Transformation and Colony PCR
The final products named pET28a(+)-Mfp6(BBa_K5398605) assembly underwent transformation into E.coli DH5a competent cells and then colony PCR was performed, using T7 and Mfp6 bottom primers(Table 1). For the colony PCR procedure, from the agar plate half amount of each colony was picked and diluted on 10 μl of doble distilled wate. 1 μL was used for sample preparation, while the remainder was used for liquid culture. The samples were loaded and run in 1% agarose gel electrophoresis and then we concluded that the recombination was successful(Fig. 4).
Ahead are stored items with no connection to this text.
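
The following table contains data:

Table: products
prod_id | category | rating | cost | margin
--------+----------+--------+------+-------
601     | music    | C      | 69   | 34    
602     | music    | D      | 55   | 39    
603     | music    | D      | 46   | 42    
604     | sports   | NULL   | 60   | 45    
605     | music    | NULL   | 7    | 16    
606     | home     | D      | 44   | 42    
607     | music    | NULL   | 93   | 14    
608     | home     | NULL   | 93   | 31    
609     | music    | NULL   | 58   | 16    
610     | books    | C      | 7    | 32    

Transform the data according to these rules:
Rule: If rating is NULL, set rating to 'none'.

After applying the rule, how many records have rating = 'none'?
5

Step 1: Count records where rating IS NULL
Step 2: Found 5 records with NULL rating
Step 3: These records will have rating set to 'none'
Step 4: Records already having rating = 'none': 0
Step 5: Answer: 5 + 0 = 5 records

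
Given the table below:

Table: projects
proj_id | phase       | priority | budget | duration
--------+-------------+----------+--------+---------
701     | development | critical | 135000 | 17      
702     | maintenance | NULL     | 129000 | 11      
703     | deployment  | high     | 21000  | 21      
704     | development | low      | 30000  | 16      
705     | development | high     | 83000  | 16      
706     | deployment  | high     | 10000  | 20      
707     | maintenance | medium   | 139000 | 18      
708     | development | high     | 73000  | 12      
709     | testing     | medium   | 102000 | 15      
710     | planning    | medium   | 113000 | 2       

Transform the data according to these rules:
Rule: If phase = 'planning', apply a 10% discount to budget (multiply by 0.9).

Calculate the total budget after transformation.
823700.0

Step 1: Records with phase = 'planning' have total budget = 113000
Step 2: Apply multiplier: 113000 × 0.9 = 101700.0
Step 3: Other records total: 722000
Step 4: Final sum = 101700.0 + 722000 = 823700.0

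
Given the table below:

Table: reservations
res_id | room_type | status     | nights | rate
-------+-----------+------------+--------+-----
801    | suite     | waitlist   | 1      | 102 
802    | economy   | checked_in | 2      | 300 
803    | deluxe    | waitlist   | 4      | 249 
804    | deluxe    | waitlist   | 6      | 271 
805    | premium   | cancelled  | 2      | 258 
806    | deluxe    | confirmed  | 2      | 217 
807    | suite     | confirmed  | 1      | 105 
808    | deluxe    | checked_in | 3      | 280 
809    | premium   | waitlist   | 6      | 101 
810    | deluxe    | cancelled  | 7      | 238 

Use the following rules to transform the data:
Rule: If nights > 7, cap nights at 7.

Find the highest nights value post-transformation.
7

Step 1: Original maximum nights = 7
Step 2: Check cap of 7 against maximum
Step 3: No records exceed the cap (max 7 <= cap 7), so no capping applies
Step 4: Maximum after transformation = 7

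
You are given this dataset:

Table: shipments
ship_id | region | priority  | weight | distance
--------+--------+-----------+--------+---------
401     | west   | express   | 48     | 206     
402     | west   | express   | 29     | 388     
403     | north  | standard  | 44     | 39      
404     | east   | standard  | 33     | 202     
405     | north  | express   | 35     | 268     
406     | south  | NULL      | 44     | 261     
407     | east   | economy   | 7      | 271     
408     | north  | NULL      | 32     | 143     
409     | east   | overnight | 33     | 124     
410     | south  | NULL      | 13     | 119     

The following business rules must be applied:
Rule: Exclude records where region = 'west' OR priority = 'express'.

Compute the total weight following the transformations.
206

Step 1: Find records where region = 'west' OR priority = 'express'
Step 2: 3 records match, summing to 112
Step 3: Original sum: 318
Step 4: Remaining sum = 318 - 112 = 206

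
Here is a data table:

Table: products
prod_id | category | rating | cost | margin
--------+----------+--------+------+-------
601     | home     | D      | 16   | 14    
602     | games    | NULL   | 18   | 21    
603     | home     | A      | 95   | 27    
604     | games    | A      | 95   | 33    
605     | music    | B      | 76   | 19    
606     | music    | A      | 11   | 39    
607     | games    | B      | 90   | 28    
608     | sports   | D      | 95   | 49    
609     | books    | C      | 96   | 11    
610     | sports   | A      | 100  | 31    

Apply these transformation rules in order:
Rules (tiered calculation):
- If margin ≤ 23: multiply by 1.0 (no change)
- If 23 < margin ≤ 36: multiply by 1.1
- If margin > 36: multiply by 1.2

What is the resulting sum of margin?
301.5

Step 1: Tier 1 (margin ≤ 23): 4 records, sum = 65 × 1.0 = 65.0
Step 2: Tier 2 (23 < margin ≤ 36): 4 records, sum = 119 × 1.1 = 130.9
Step 3: Tier 3 (margin > 36): 2 records, sum = 88 × 1.2 = 105.6
Step 4: Final sum = 65.0 + 130.9 + 105.6 = 301.5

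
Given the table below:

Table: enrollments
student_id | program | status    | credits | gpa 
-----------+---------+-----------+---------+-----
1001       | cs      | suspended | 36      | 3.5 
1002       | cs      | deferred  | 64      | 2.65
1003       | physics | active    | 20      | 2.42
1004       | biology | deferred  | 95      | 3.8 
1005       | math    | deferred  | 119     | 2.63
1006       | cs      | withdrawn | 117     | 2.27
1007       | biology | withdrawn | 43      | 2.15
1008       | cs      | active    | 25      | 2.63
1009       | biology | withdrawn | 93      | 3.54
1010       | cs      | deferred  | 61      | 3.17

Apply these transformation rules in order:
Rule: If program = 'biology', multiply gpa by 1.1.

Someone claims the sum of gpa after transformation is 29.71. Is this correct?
Yes, the result is correct.

Step 1: Calculate the correct sum after transformation
Step 2: Apply multiplier 1.1 to records where program = 'biology'
Step 3: Correct result = 29.71
Step 4: Claimed result = 29.71
Step 5: 29.71 = 29.71 ✓
Conclusion: The claimed result is correct.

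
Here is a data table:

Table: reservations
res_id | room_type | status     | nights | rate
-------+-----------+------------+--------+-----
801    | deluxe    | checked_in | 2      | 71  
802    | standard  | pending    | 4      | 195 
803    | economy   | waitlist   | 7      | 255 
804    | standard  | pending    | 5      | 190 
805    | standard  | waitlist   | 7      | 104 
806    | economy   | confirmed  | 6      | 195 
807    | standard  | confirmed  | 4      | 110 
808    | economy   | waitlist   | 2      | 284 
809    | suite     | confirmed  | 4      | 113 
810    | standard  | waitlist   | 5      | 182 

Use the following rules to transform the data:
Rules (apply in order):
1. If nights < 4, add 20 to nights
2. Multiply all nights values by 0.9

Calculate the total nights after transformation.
77.4

Step 1: Apply Rule 1 - Add 20 to records with nights < 4
  - 2 records affected: 4 + (2 × 20) = 44
  - Unaffected records: 42
  - Sum after Rule 1: 86
Step 2: Apply Rule 2 - Multiply all by 0.9
  - 86 × 0.9 = 77.4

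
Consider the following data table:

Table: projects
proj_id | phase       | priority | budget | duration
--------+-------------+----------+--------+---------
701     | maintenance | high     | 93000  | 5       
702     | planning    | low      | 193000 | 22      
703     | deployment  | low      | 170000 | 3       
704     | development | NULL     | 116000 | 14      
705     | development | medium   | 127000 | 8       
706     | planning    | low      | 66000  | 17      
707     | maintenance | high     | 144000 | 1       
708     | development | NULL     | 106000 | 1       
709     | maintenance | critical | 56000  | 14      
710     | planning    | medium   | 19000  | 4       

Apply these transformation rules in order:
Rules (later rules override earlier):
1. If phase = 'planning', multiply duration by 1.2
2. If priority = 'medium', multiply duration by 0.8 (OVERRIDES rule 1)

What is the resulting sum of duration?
94.4

Step 1: Rule 2 takes priority for records with priority = 'medium'
  - 2 records: 12 × 0.8 = 9.6
Step 2: Rule 1 applies to remaining records with phase = 'planning'
  - 2 records: 39 × 1.2 = 46.8
Step 3: Other records unchanged: 38
Step 4: Final sum = 9.6 + 46.8 + 38 = 94.4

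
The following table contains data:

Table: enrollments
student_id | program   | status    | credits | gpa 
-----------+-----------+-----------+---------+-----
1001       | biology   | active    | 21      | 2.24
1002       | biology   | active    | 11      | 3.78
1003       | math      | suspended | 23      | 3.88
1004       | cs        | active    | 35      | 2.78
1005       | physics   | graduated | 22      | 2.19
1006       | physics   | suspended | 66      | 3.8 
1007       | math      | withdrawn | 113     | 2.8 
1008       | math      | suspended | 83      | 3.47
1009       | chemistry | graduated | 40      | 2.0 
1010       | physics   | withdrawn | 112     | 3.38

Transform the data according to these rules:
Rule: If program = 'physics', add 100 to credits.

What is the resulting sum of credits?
826

Step 1: Count records where program = 'physics': 3
Step 2: Total bonus added: 3 × 100 = 300
Step 3: Original sum of credits: 526
Step 4: Final sum = 526 + 300 = 826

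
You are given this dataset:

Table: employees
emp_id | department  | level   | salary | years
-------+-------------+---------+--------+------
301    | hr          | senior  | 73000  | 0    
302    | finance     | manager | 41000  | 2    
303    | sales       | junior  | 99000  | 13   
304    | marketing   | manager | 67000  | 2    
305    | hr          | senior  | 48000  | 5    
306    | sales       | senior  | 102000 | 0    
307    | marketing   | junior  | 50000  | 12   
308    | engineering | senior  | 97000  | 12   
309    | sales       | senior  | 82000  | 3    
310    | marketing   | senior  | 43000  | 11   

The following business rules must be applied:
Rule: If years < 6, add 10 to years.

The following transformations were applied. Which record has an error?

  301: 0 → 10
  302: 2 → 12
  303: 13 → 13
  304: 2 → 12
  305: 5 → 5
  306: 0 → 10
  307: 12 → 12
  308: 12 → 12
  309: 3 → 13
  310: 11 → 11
Record 305 has an error. The correct transformed value should be 15, not 5.

Step 1: Check each record against the rule
Step 2: Record 305 has years = 5
Step 3: Since 5 < 6, the bonus should have been applied
Step 4: Correct value = 15, but claimed value = 5
Conclusion: Record 305 has the error.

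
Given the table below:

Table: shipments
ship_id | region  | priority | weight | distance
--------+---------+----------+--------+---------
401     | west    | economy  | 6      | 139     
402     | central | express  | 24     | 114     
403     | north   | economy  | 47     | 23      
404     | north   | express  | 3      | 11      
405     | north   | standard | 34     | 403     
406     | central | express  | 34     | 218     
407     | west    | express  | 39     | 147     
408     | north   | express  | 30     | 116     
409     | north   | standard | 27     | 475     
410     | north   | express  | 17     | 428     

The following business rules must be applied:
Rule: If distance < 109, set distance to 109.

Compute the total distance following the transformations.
2258

Step 1: 2 records have distance < 109
Step 2: These records originally summed to 34
Step 3: After setting to minimum: 2 × 109 = 218
Step 4: Unaffected records sum: 2040
Step 5: Final sum = 218 + 2040 = 2258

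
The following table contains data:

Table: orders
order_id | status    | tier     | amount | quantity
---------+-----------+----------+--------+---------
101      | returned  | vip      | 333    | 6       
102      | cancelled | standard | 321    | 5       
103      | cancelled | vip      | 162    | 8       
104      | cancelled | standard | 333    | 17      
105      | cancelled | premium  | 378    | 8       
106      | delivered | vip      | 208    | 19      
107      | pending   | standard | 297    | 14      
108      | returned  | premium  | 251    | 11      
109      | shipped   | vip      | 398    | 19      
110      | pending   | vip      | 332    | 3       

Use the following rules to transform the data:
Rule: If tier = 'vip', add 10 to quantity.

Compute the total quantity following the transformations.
160

Step 1: Count records where tier = 'vip': 5
Step 2: Total bonus added: 5 × 10 = 50
Step 3: Original sum of quantity: 110
Step 4: Final sum = 110 + 50 = 160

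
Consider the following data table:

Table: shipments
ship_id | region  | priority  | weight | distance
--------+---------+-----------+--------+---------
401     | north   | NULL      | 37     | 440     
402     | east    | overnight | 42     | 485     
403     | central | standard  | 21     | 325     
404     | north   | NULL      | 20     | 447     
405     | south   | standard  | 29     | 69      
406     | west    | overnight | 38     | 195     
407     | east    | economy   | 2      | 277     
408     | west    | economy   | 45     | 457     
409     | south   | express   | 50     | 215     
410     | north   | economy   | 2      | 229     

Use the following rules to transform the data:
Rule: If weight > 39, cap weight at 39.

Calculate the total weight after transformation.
266

Step 1: 3 records have weight > 39
Step 2: These records originally summed to 137
Step 3: After capping: 3 × 39 = 117
Step 4: Unaffected records sum: 149
Step 5: Final sum = 117 + 149 = 266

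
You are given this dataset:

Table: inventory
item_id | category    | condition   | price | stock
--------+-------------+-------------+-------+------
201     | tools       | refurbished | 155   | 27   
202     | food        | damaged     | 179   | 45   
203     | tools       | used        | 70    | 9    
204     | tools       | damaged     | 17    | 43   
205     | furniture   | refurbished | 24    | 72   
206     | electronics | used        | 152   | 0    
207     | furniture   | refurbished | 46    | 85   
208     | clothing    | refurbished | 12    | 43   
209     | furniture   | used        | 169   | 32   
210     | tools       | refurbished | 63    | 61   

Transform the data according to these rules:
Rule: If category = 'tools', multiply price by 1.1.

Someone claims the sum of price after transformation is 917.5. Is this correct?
Yes, the result is correct.

Step 1: Calculate the correct sum after transformation
Step 2: Apply multiplier 1.1 to records where category = 'tools'
Step 3: Correct result = 917.5
Step 4: Claimed result = 917.5
Step 5: 917.5 = 917.5 ✓
Conclusion: The claimed result is correct.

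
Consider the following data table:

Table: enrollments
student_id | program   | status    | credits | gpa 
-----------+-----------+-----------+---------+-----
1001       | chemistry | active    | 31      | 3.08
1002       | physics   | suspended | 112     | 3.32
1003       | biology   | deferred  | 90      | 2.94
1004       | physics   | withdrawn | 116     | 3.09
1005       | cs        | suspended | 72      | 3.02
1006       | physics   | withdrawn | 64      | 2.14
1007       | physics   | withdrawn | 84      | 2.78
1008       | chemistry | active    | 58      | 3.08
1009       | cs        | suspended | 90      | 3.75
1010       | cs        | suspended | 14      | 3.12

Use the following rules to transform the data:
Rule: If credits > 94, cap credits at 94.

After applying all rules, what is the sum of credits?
691

Step 1: 2 records have credits > 94
Step 2: These records originally summed to 228
Step 3: After capping: 2 × 94 = 188
Step 4: Unaffected records sum: 503
Step 5: Final sum = 188 + 503 = 691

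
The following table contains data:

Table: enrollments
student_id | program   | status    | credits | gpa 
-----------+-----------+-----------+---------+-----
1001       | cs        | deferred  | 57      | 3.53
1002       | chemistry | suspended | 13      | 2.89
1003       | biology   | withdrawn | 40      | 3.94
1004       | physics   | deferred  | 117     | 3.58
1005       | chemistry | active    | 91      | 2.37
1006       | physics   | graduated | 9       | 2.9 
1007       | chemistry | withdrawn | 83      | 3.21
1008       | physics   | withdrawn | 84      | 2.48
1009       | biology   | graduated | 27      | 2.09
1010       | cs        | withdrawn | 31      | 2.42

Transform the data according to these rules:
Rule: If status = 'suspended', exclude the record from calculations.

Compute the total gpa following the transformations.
26.52

Step 1: Identify records where status = 'suspended'
Step 2: The excluded records sum to 2.89
Step 3: Original total gpa = 29.41
Step 4: Remaining total = 29.41 - 2.89 = 26.52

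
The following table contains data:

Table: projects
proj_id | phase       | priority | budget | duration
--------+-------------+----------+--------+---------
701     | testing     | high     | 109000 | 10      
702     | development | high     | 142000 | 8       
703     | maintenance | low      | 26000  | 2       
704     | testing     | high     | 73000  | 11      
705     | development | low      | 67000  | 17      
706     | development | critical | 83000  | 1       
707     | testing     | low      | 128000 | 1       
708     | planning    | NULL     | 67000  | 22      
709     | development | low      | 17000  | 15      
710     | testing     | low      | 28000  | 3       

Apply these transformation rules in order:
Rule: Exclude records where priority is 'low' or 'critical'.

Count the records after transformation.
4

Step 1: Count records to exclude
  - 5 (low) + 1 (critical) = 6 records
Step 2: Total records: 10
Step 3: Remaining = 10 - 6 = 4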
Fig. 4 Colony PCR of E-coli DH5a transformants using T7 and Mfp6-bottom primers. Line: 2000 bp DNA Marker. Lines 2-9: pET28a(+)-Mfp6 using T7 and Mfp6-bottom primers (912 bp) from different colonies.
Sequencing
We selected colonies from Line 3 and Line 4 and performed overnight cultures in tubes containing 5 ml of medium. Subsequently, we extracted the plasmids using the FastPure Plasmid Mini kit and submitted them for sequencing. The sequencing results further confirmed the success of our recombination experiment(Fig. 5).
Fig. 5 Result of pET28a(+)-Mfp6 sequencing.
Reference
[1] Nicklisch SC, Das S, Martinez Rodriguez NR, et al. Antioxidant efficacy and adhesion rescue by a recombinant mussel foot protein-6[J]. Biotechnol Prog, 2013, 29(6):1587-1593.